Data spectroscopy: Eigenspaces of convolution operators and clustering

TL;DR

This paper introduces a theoretical framework and a new clustering algorithm, DaSpec, based on eigenvectors of data adjacency matrices, improving cluster detection especially in unbalanced and complex-shaped data.

Contribution

The paper develops population analyses for eigenvector selection in spectral clustering and introduces DaSpec, a novel algorithm that automatically determines the number of clusters and improves clustering accuracy.

Findings

DaSpec effectively handles unbalanced groups.

It recovers clusters of various shapes better than existing methods.

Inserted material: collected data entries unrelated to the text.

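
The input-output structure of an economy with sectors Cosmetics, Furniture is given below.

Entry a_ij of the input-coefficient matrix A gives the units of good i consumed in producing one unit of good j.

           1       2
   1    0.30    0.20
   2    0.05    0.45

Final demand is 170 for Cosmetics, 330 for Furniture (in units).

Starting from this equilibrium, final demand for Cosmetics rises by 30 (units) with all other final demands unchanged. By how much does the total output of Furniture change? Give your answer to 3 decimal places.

Δx_2 = 4.000

I − A =
  [   0.70    -0.20]
  [  -0.05     0.55]
det(I−A) = (0.70)(0.55) − (-0.20)(-0.05) = 0.3750
adj(I−A) = [[0.55, 0.20], [0.05, 0.70]]
(I − A)⁻¹ = adj(I−A) / det(I−A) ≈
  [   1.4667     0.5333]
  [   0.1333     1.8667]
Δx = (I − A)⁻¹ Δd with Δd having +30 in the Cosmetics component and 0 elsewhere.
So Δx_2 = L_21 · (+30), where L_21 = adj(I−A)_21 / det(I−A) = 0.05 / 0.3750.
Δx_2 = 0.05 × (+30) / 0.3750 = 1.50 / 0.3750 = 4.000.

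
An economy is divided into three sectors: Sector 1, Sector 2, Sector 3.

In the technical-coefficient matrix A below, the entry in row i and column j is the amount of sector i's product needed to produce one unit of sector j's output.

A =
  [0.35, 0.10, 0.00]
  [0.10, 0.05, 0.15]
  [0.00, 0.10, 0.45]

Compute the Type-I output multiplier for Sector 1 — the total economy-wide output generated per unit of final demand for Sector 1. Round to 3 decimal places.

I − A =
  [   0.65    -0.10     0.00]
  [  -0.10     0.95    -0.15]
  [   0.00    -0.10     0.55]
Cofactors of I−A, C_ij = (−1)^(i+j)·(minor ij) (rows/columns in the sector order above):
  C_11 = (0.95)(0.55) − (-0.15)(-0.10) = 0.5075
  C_12 = −[(-0.10)(0.55) − (-0.15)(0.00)] = 0.0550
  C_13 = (-0.10)(-0.10) − (0.95)(0.00) = 0.0100
  C_21 = −[(-0.10)(0.55) − (0.00)(-0.10)] = 0.0550
  C_22 = (0.65)(0.55) − (0.00)(0.00) = 0.3575
  C_23 = −[(0.65)(-0.10) − (-0.10)(0.00)] = 0.0650
  C_31 = (-0.10)(-0.15) − (0.00)(0.95) = 0.0150
  C_32 = −[(0.65)(-0.15) − (0.00)(-0.10)] = 0.0975
  C_33 = (0.65)(0.95) − (-0.10)(-0.10) = 0.6075
det(I−A) = Σ_j (I−A)_1j·C_1j = (0.65)(0.5075) + (-0.10)(0.0550) + (0.00)(0.0100) = 0.324375
adj(I−A) = Cᵀ =
  [ 0.5075   0.0550   0.0150]
  [ 0.0550   0.3575   0.0975]
  [ 0.0100   0.0650   0.6075]
(I − A)⁻¹ = adj(I−A) / det(I−A) ≈
  [   1.5645     0.1696     0.0462]
  [   0.1696     1.1021     0.3006]
  [   0.0308     0.2004     1.8728]
The output multiplier for sector j is the column-j sum of the Leontief inverse (I − A)⁻¹ = adj(I−A) / det(I−A).
Column 1 of adj(I−A): (0.5075, 0.0550, 0.0100); det(I−A) = 0.324375.
m_1 = (0.5075 + 0.0550 + 0.0100) / 0.324375 = 0.5725 / 0.324375 ≈ 1.765.

m_1 = 1.765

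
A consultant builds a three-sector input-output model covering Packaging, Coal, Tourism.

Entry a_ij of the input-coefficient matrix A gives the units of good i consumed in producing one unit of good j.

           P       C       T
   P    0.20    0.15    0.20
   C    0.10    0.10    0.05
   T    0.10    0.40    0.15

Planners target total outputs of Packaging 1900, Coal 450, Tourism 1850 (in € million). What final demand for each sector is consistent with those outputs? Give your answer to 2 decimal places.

d_P = 1082.50, d_C = 122.50, d_T = 1202.50

I − A =
  [   0.80    -0.15    -0.20]
  [  -0.10     0.90    -0.05]
  [  -0.10    -0.40     0.85]
d = (I − A) x:
  d_P = (+0.80)·1900 + (-0.15)·450 + (-0.20)·1850 = 1082.50
  d_C = (-0.10)·1900 + (+0.90)·450 + (-0.05)·1850 = 122.50
  d_T = (-0.10)·1900 + (-0.40)·450 + (+0.85)·1850 = 1202.50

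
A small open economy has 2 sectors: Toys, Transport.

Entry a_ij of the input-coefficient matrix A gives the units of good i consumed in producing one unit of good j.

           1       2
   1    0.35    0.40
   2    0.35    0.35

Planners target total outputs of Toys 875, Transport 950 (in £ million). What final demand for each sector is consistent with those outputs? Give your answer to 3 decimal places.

d_1 = 188.750, d_2 = 311.250

I − A =
  [   0.65    -0.40]
  [  -0.35     0.65]
d = (I − A) x:
  d_1 = (+0.65)·875 + (-0.40)·950 = 188.750
  d_2 = (-0.35)·875 + (+0.65)·950 = 311.250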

Theoretical insights explain when and why spectral methods succeed or fail.

Abstract

This paper focuses on obtaining clustering information about a distribution from its i.i.d. samples. We develop theoretical results to understand and use clustering information contained in the eigenvectors of data adjacency matrices based on a radial kernel function with a sufficiently fast tail decay. In particular, we provide population analyses to gain insights into which eigenvectors should be used and when the clustering information for the distribution can be recovered from the sample. We learn that a fixed number of top eigenvectors might at the same time contain redundant clustering information and miss relevant clustering information. We use this insight to design the data spectroscopic clustering (DaSpec) algorithm that utilizes properly selected eigenvectors to determine the number of clusters automatically and to group the data accordingly. Our findings extend the intuitions underlying existing spectral techniques such as spectral clustering and Kernel Principal Components Analysis, and provide new understanding into their usability and modes of failure. Simulation studies and experiments on real-world data are conducted to show the potential of our algorithm. In particular, DaSpec is found to handle unbalanced groups and recover clusters of different shapes better than the competing methods.